Und eigentlich müsste er dafür nicht weit laufen, denn in Osnabrück liegen Universität und Fachhochschule auf dem Campus Westerberg direkt nebeneinander. Auf dem Lageplan sind alle Gebäude mit farbigen Punkten gekennzeichnet. Rot steht für Uni, Blau für FH. Manche Punkte sind zweifarbig. »Wir teilen uns die Mensa, aber nicht die Doktoranden«, sagt Lüdemann. Dabei ist er mit Juristen der Uni Osnabrück sogar gut befreundet. Aber sobald es um die Promotion geht: keine Chance. Die Universitäten wollen verhindern, mit dem Promotionsrecht ihr letztes Alleinstellungsmerkmal zu verlieren. Außerdem befürchten sie, dass man das Promotionsrecht auch außeruniversitären Instituten nicht mehr verweigern könne, wenn die Fachhochschulen dazu befugt seien. Früher bildete die Fachhochschule die Praktiker aus und die Universität die Theoretiker. Wer forschen wollte, musste an die Uni. Heute lassen sich die Grenzen nicht mehr so klar ziehen. Jede Hochschule bemüht sich um ein eigenes Profil. Manche Fachhochschulen werben gewaltige Drittmittel ein. Bei der Hochschule Osnabrück sind es aktuell mehr als elf Millionen Euro. »Wir haben das Geld, wir haben die Themen, wir brauchen auch den Nachwuchs für die Forschung«, sagt Lüdemann. Und sieht auch die Gefahr, im bisherigen System die klügsten Köpfe an die Universitäten zu verlieren.
An der FH Osnabrück studieren 13.000 Studenten, es gibt aber aktuell nur 112 Doktoranden.

Fachhochschulprofessoren forschen anwendungsbezogen, auch in Fächern, die es an Universitäten nicht gibt. So wie Friederike zu Sayn-Wittgenstein, Professorin für Pflege- und Hebammenwissenschaft. In diesem Jahr ist sie Mitglied im höchsten wissenschaftspolitischen Gremium der Republik geworden, dem Wissenschaftsrat. Ihr Lebenslauf zeigt, wie eine Praktikerin in die Forschung kommt. Sayn-Wittgenstein ist Hebamme mit Harvard-Abschluss. Fünf Jahre lang hat sie nach ihrem deutschen Hebammenexamen in ihrem Beruf gearbeitet, unter anderem in Südostasien, wo es nicht selbstverständlich ist, dass Mutter und Kind die Geburt überleben. Schnell merkte sie, dass ihr die Arbeit allein nicht reichte. Sie wollte weiterlernen. Zwei Masterabschlüsse machte sie in den USA, arbeitete bei der Weltgesundheitsorganisation in der Schweiz, promovierte in Harvard über die Gründe für die niedrige Geburtenrate in Deutschland. In den USA waren die Gesundheitswissenschaften bereits ein etabliertes Fach. In Deutschland wurde die erste Professur für Pflege- und Sozialwissenschaften 1987 eingerichtet - an der Fachhochschule Osnabrück. Sayn-Wittgenstein hat das Fach in Deutschland mit aufgebaut und die akademische Entwicklung der Hebammenwissenschaften weiter angeschoben. In ihren Forschungsarbeiten beschäftigt sie sich mit der Frage, wie man Frauen während und nach der Schwangerschaft besser versorgen kann. Was brauchen Familien? Was kann die Hebamme leisten? Wie muss Gesundheitsvorsorge aussehen? Das ist nicht nur medizinisch relevant, sondern auch sozialwissenschaftlich.

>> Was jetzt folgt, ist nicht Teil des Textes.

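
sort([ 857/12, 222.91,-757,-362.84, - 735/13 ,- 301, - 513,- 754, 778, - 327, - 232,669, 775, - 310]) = [ - 757, - 754,  -  513,- 362.84,-327 , - 310, - 301, - 232, - 735/13,857/12, 222.91, 669, 775, 778] 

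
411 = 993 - 582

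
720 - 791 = -71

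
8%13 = 8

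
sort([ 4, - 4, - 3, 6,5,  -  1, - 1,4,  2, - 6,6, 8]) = [ -6, - 4,  -  3, - 1, - 1, 2,4, 4,5,6,6,  8 ]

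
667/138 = 29/6 = 4.83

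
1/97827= 1/97827 = 0.00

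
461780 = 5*92356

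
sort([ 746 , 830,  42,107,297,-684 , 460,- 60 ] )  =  [ - 684,- 60 , 42,107,297,460,746,  830 ]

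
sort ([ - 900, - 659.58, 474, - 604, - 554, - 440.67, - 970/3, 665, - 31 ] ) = [ - 900, - 659.58 , - 604, - 554, - 440.67, -970/3, - 31, 474,665 ] 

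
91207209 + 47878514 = 139085723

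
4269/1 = 4269 = 4269.00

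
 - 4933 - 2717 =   -  7650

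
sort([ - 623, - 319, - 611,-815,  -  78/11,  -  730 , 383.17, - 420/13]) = [  -  815, - 730,-623, - 611, - 319, - 420/13, - 78/11  ,  383.17]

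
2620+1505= 4125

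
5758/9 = 5758/9= 639.78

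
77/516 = 77/516 = 0.15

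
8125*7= 56875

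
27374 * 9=246366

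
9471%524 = 39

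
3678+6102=9780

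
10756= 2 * 5378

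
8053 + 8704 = 16757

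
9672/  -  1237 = - 8 + 224/1237 =-7.82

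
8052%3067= 1918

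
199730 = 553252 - 353522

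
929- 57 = 872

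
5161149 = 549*9401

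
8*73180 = 585440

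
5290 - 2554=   2736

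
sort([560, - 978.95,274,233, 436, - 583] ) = [ - 978.95,  -  583,233,  274,436, 560 ] 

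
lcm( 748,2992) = 2992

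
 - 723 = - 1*723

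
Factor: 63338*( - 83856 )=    -5311271328=- 2^5*3^1*11^1*1747^1*  2879^1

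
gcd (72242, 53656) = 2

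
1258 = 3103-1845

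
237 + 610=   847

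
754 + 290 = 1044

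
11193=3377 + 7816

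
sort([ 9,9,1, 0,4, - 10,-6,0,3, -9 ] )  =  [ -10, - 9,  -  6, 0,0, 1,3,4,9,9] 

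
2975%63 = 14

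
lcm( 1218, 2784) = 19488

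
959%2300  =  959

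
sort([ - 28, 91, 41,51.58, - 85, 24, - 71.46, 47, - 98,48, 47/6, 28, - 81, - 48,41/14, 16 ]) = [ - 98, - 85, - 81,-71.46, - 48, - 28, 41/14, 47/6,  16, 24, 28,41, 47,48,51.58, 91]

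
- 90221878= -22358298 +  - 67863580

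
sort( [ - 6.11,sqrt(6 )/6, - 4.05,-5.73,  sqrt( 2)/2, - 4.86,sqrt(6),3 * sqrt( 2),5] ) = [ - 6.11 , - 5.73, - 4.86, - 4.05,sqrt( 6)/6,sqrt( 2)/2,sqrt(6),  3*sqrt(2),5]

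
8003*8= 64024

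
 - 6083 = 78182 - 84265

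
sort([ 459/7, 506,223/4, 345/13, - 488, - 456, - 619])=[ - 619, - 488, - 456,345/13,223/4,459/7,506]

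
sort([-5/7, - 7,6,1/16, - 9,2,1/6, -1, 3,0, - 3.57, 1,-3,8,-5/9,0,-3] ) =[- 9,-7, - 3.57, - 3, - 3, - 1, - 5/7, - 5/9,0,0, 1/16,1/6, 1,2,3,6,8 ]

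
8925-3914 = 5011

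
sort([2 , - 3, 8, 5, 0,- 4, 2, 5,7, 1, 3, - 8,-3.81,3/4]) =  [ - 8, - 4, - 3.81, - 3,0, 3/4, 1, 2,2,  3, 5,5, 7,8 ]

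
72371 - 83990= -11619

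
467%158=151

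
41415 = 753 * 55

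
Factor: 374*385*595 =85674050  =  2^1 * 5^2*7^2  *11^2*17^2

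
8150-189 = 7961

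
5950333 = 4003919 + 1946414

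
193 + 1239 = 1432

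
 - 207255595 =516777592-724033187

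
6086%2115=1856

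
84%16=4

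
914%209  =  78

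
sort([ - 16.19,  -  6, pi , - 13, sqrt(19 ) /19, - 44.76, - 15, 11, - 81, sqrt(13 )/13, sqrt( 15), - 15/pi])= [ - 81, - 44.76, - 16.19,-15, - 13, - 6, - 15/pi,sqrt( 19) /19,  sqrt(13 ) /13,pi, sqrt( 15 ),  11]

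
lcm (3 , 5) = 15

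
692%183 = 143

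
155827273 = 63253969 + 92573304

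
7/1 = 7= 7.00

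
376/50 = 188/25= 7.52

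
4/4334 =2/2167  =  0.00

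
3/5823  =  1/1941 = 0.00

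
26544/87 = 8848/29 = 305.10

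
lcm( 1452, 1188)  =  13068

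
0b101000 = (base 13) 31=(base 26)1E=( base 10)40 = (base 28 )1c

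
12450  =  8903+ 3547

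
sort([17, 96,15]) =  [ 15,17, 96]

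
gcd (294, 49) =49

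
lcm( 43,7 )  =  301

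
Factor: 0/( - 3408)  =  0^1 = 0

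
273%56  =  49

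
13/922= 13/922 = 0.01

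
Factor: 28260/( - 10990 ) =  - 18/7 = - 2^1*3^2*7^( - 1)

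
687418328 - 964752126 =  - 277333798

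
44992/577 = 44992/577=77.98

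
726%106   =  90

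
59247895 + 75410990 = 134658885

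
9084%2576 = 1356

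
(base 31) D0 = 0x193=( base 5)3103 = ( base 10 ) 403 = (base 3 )112221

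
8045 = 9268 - 1223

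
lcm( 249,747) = 747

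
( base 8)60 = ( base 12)40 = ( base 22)24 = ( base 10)48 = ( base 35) 1d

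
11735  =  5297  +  6438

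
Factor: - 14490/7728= -15/8  =  -2^( - 3)*3^1*5^1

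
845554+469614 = 1315168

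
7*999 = 6993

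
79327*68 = 5394236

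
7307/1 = 7307 = 7307.00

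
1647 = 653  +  994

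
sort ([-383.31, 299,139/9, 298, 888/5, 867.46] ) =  [-383.31,139/9, 888/5,298, 299, 867.46]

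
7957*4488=35711016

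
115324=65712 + 49612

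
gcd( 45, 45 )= 45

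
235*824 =193640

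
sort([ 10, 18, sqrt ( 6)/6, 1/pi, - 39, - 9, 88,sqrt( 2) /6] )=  [ - 39, - 9, sqrt(2) /6,1/pi, sqrt( 6)/6,10, 18 , 88] 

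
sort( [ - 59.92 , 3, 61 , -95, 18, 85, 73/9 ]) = [ - 95, - 59.92, 3, 73/9, 18, 61, 85]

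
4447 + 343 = 4790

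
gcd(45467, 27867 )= 1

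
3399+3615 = 7014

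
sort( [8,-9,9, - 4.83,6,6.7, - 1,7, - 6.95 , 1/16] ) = [ - 9, - 6.95, - 4.83, - 1,1/16, 6,6.7, 7,  8, 9]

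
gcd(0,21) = 21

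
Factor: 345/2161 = 3^1 * 5^1 * 23^1*2161^( - 1 )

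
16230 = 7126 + 9104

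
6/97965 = 2/32655 = 0.00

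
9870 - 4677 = 5193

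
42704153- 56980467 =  - 14276314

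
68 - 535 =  - 467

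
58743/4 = 58743/4  =  14685.75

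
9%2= 1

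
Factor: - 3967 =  - 3967^1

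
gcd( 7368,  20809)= 1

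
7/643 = 7/643=0.01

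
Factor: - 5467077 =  - 3^2*7^4*11^1 * 23^1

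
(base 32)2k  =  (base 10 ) 84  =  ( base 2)1010100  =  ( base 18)4C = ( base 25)39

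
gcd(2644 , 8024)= 4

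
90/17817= 30/5939 = 0.01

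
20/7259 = 20/7259=0.00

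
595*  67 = 39865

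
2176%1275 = 901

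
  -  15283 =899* ( - 17)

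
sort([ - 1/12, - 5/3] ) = [- 5/3,-1/12 ] 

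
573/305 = 1+268/305=1.88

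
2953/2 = 2953/2 =1476.50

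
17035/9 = 1892 + 7/9 = 1892.78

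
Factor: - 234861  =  -3^1*11^2*647^1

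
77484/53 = 77484/53 = 1461.96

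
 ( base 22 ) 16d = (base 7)1556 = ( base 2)1001110101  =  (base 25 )104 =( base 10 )629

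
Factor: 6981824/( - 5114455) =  - 2^6*5^( - 1 )*43^2*59^1*1022891^ ( - 1)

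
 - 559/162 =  - 559/162=- 3.45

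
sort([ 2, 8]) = [ 2,  8 ]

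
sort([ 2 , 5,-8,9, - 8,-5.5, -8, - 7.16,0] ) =[ - 8 , - 8  ,  -  8, - 7.16, - 5.5,0,2,5,9 ]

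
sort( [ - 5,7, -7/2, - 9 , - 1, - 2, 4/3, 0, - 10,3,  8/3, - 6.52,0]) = [ - 10, - 9 ,- 6.52, - 5, - 7/2, - 2,-1, 0,  0,4/3, 8/3, 3 , 7 ]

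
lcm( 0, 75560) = 0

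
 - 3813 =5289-9102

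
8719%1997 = 731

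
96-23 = 73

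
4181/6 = 696+5/6 = 696.83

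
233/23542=233/23542 = 0.01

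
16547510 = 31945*518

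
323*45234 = 14610582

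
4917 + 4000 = 8917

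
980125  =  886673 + 93452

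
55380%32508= 22872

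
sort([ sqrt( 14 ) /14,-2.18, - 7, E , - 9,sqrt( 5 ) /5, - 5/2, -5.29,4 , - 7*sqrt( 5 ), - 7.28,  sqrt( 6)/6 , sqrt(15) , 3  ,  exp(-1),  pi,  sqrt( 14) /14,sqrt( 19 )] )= [ - 7*sqrt( 5), - 9, - 7.28,-7, - 5.29, - 5/2, - 2.18, sqrt( 14) /14 , sqrt( 14) /14 , exp( - 1), sqrt( 6) /6,  sqrt(5 )/5, E,3 , pi, sqrt( 15),  4,  sqrt (19) ]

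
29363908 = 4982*5894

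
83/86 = 83/86 = 0.97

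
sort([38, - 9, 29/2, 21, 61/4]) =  [-9, 29/2,61/4, 21, 38 ]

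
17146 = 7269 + 9877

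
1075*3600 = 3870000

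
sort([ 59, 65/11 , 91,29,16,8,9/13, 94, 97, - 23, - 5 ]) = [  -  23,- 5,9/13,65/11, 8, 16, 29,59,91,94,  97]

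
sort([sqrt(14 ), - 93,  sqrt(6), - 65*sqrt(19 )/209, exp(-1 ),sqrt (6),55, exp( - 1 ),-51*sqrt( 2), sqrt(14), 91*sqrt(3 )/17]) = [-93,  -  51*sqrt ( 2 ) , - 65 * sqrt(19)/209, exp( - 1),exp( - 1),sqrt(6 ),sqrt(6), sqrt(14),sqrt(14),91*sqrt( 3)/17 , 55 ] 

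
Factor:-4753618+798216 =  - 2^1*11^1*23^1*7817^1  =  - 3955402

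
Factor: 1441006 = 2^1* 7^1*102929^1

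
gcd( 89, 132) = 1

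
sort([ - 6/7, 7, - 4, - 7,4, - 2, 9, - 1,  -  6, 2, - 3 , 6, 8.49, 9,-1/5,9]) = [ - 7, - 6, - 4, - 3, - 2, - 1, - 6/7, - 1/5, 2, 4,6, 7,8.49, 9, 9, 9]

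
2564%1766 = 798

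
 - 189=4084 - 4273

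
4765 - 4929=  - 164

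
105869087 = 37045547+68823540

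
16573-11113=5460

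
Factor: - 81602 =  - 2^1*40801^1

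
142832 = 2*71416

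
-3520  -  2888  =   - 6408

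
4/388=1/97 = 0.01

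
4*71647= 286588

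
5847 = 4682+1165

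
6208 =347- - 5861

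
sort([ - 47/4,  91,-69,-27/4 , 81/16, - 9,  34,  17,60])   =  [ - 69, - 47/4, - 9, - 27/4,81/16,  17, 34,60, 91 ]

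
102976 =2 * 51488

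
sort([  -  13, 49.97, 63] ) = [ - 13,49.97, 63 ] 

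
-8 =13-21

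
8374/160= 52 + 27/80 = 52.34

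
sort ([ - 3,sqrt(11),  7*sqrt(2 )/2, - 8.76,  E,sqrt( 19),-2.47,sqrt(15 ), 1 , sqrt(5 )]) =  [ - 8.76, - 3, - 2.47,1, sqrt (5) , E, sqrt( 11 ),sqrt( 15),  sqrt ( 19 ), 7*sqrt(2)/2 ]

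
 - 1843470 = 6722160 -8565630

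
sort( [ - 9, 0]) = [ - 9 , 0]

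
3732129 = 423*8823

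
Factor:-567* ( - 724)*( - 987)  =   - 2^2* 3^5*7^2*47^1* 181^1  =  - 405171396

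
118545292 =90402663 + 28142629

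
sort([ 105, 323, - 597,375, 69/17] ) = [ - 597, 69/17,105, 323, 375]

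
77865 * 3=233595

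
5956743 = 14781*403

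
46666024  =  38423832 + 8242192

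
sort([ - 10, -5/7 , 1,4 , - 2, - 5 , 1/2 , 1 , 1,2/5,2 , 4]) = [ - 10,-5,-2, - 5/7, 2/5,  1/2, 1, 1, 1, 2, 4, 4]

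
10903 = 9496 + 1407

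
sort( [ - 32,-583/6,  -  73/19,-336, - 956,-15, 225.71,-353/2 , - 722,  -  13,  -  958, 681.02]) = [ - 958,  -  956,  -  722, - 336, -353/2,-583/6, - 32, - 15, - 13,-73/19,225.71 , 681.02 ] 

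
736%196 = 148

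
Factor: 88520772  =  2^2*3^1*19^1 *199^1*1951^1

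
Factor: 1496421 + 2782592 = 4279013 = 37^1*109^1*1061^1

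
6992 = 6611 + 381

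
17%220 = 17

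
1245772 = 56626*22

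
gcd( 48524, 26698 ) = 14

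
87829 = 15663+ 72166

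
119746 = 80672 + 39074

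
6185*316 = 1954460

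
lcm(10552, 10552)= 10552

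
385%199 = 186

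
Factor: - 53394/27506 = - 33/17 = - 3^1*11^1 * 17^( - 1) 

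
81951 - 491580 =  - 409629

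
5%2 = 1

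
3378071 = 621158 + 2756913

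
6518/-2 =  - 3259/1 = - 3259.00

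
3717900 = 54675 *68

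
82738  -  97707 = -14969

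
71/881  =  71/881 =0.08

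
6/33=2/11 = 0.18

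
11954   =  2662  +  9292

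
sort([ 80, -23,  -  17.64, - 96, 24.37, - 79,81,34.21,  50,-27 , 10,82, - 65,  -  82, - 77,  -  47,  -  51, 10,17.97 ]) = [ - 96, - 82,- 79, - 77, - 65, - 51, - 47,-27, - 23,  -  17.64,10,  10, 17.97,  24.37,34.21,50,80,81, 82] 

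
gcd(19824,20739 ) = 3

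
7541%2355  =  476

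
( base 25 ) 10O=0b1010001001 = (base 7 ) 1615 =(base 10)649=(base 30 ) LJ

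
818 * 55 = 44990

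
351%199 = 152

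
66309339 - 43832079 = 22477260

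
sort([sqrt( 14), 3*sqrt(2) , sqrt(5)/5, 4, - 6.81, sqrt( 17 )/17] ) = [-6.81, sqrt( 17)/17 , sqrt( 5 ) /5, sqrt(14), 4, 3*sqrt(2 ) ]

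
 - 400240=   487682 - 887922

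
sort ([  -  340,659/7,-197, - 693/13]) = [-340,-197,  -  693/13, 659/7 ] 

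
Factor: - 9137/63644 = -2^( - 2)*7^ (-1)  *  2273^ (-1)*9137^1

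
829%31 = 23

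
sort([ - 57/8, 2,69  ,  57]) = [ - 57/8,2,57,69] 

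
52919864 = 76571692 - 23651828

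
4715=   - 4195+8910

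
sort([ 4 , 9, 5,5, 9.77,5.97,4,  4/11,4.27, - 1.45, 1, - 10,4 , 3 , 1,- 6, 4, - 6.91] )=[- 10, - 6.91, -6  ,  -  1.45, 4/11, 1, 1,3,4,4, 4, 4, 4.27,5, 5,5.97, 9, 9.77] 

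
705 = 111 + 594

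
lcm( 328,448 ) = 18368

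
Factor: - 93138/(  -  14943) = 2^1*17^( - 1)*19^2*43^1*293^( - 1)= 31046/4981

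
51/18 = 17/6 = 2.83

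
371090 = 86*4315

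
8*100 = 800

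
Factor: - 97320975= - 3^1*5^2*1049^1*1237^1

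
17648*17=300016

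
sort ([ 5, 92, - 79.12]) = [ - 79.12, 5,92 ]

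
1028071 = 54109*19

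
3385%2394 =991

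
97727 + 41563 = 139290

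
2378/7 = 339 + 5/7=339.71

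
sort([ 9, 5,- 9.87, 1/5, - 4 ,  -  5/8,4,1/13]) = [ - 9.87, - 4, - 5/8,1/13,  1/5,4,5, 9]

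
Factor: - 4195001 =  - 4195001^1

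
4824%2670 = 2154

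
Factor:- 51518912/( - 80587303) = 2^6*19^( - 1 )*103^( - 1 )*41179^( - 1 )*804983^1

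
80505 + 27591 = 108096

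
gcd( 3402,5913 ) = 81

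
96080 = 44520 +51560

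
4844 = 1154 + 3690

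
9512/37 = 257 + 3/37 = 257.08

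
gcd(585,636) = 3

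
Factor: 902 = 2^1*11^1*41^1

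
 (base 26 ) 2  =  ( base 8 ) 2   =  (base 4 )2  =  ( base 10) 2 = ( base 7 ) 2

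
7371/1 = 7371 = 7371.00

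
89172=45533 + 43639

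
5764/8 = 1441/2 = 720.50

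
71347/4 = 71347/4 =17836.75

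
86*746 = 64156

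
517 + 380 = 897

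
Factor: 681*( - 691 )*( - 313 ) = 147288723  =  3^1*227^1*313^1*691^1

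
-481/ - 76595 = 481/76595 = 0.01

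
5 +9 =14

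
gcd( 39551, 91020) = 1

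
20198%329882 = 20198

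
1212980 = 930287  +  282693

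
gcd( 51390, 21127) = 571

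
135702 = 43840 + 91862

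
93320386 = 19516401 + 73803985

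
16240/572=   28 + 56/143 = 28.39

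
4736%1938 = 860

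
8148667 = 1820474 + 6328193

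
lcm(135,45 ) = 135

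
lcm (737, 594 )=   39798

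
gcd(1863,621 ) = 621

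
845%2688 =845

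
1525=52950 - 51425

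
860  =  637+223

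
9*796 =7164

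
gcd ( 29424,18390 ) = 3678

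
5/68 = 5/68 = 0.07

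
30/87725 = 6/17545 = 0.00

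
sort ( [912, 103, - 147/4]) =[ - 147/4, 103,912] 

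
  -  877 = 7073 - 7950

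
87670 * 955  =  83724850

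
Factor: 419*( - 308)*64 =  - 2^8*7^1*11^1* 419^1 = - 8259328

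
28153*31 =872743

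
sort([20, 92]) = [20,92]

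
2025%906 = 213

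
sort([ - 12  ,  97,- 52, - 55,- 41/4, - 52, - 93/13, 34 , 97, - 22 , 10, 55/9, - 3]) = [ - 55, - 52,-52, - 22, -12,-41/4, - 93/13, - 3, 55/9, 10, 34, 97, 97 ] 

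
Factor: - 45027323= - 11^1 *557^1*7349^1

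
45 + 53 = 98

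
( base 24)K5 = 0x1E5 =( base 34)E9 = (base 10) 485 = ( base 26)IH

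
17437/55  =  317 + 2/55 = 317.04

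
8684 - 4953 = 3731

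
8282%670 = 242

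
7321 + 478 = 7799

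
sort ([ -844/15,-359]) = [ - 359,  -  844/15]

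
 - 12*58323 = - 699876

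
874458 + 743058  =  1617516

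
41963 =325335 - 283372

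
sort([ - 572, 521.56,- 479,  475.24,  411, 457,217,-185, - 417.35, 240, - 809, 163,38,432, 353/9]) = [ - 809, - 572,  -  479, - 417.35, - 185, 38, 353/9,163,217, 240, 411, 432, 457,  475.24, 521.56]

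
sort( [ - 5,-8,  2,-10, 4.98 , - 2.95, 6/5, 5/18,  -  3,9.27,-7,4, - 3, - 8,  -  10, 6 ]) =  [-10 , - 10,-8, - 8,  -  7 ,-5 ,-3,-3, - 2.95, 5/18,6/5 , 2, 4,4.98,  6 , 9.27] 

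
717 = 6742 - 6025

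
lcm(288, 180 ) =1440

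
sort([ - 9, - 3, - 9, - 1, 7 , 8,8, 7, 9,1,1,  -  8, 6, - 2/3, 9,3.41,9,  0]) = [ - 9, - 9, - 8, - 3,-1, - 2/3,0, 1,1,3.41,6,7 , 7, 8 , 8, 9, 9, 9 ]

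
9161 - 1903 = 7258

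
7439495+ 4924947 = 12364442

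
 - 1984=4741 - 6725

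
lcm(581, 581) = 581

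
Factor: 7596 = 2^2*  3^2 *211^1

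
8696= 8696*1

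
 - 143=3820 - 3963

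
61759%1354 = 829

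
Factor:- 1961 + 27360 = 11^1*2309^1 = 25399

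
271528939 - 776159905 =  - 504630966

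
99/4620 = 3/140 = 0.02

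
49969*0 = 0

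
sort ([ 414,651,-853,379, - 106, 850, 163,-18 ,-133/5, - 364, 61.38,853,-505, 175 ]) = [ - 853, - 505, - 364, - 106, - 133/5, - 18,61.38, 163,175, 379, 414, 651,850,853 ] 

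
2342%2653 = 2342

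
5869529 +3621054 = 9490583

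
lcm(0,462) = 0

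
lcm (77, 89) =6853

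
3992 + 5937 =9929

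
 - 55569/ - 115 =483 + 24/115 = 483.21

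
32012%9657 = 3041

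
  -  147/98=  -  2 + 1/2 = - 1.50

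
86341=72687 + 13654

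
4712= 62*76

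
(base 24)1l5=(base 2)10000111101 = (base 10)1085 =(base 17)3ce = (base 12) 765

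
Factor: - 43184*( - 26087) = 2^4*19^1*1373^1*2699^1 = 1126541008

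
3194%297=224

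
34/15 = 34/15 = 2.27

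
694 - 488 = 206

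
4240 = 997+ 3243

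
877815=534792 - -343023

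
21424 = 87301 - 65877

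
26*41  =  1066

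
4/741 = 4/741=0.01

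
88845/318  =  279+41/106=279.39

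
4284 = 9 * 476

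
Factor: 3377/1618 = 2^ ( - 1) * 11^1 * 307^1*809^(  -  1 ) 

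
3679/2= 3679/2 = 1839.50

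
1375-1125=250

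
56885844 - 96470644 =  - 39584800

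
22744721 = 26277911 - 3533190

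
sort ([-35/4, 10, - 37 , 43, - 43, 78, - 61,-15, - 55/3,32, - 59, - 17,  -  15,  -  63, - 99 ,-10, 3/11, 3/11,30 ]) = [ - 99, - 63, - 61 , - 59,-43,- 37, - 55/3, - 17, -15, - 15, -10, - 35/4, 3/11,3/11, 10,30 , 32,43, 78]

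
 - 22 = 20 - 42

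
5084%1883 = 1318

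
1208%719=489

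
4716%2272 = 172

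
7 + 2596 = 2603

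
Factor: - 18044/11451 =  - 2^2*3^( - 1 )*11^( - 1)*13^1 =- 52/33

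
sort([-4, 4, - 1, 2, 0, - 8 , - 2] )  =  [ - 8, - 4, - 2  , - 1,0,2, 4]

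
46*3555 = 163530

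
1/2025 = 1/2025 =0.00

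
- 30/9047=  - 1+9017/9047  =  - 0.00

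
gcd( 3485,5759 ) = 1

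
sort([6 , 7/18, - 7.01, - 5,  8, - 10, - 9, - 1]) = [ - 10, -9, - 7.01,  -  5, - 1, 7/18,6,8]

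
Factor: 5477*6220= 34066940 = 2^2*5^1*311^1 * 5477^1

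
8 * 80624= 644992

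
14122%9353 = 4769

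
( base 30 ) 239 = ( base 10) 1899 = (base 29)27E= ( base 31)1U8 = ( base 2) 11101101011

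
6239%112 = 79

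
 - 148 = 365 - 513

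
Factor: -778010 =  - 2^1 * 5^1*77801^1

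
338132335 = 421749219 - 83616884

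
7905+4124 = 12029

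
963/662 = 963/662=1.45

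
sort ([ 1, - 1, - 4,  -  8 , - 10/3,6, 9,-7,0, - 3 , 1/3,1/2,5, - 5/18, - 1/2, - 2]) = [ - 8, - 7, - 4, - 10/3, - 3,-2,-1, - 1/2, - 5/18, 0,1/3, 1/2, 1,5,6,9 ] 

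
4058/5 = 4058/5 = 811.60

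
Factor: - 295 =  - 5^1*59^1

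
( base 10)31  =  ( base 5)111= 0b11111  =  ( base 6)51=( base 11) 29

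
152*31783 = 4831016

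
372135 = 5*74427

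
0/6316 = 0 = 0.00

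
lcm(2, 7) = 14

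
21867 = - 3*( - 7289 ) 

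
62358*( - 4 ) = - 249432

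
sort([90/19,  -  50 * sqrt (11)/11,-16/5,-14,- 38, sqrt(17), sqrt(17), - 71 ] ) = [ - 71, - 38, - 50* sqrt( 11)/11, -14, - 16/5,sqrt (17),sqrt(17), 90/19 ]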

Inzwischen kann man in Osnabrück das Fach Hebammenkunde studieren - und dazu auch promovieren.
Vor drei Jahren haben die ersten Studenten ihre Doktorandenstellen angetreten, mittlerweile sind es zwölf Doktoranden. Betreut werden sie gemeinsam mit der privaten Universität Witten/Herdecke. Das bedeutet viel Organisation für die Professorin. Da der Status »Doktorand« an der FH Osnabrück ursprünglich nicht vorgesehen war, musste etwa geregelt werden, dass die Doktoranden auch die Bibliothek der FH benutzen dürfen. Mittlerweile werden für sie sogar Seminare zum akademischen Schreiben und zum Publizieren angeboten. Man tut, was man kann, um die Forschung voranzutreiben und die Qualität der Promotion zu garantieren, auch wenn man den Titel selbst gar nicht verleihen darf.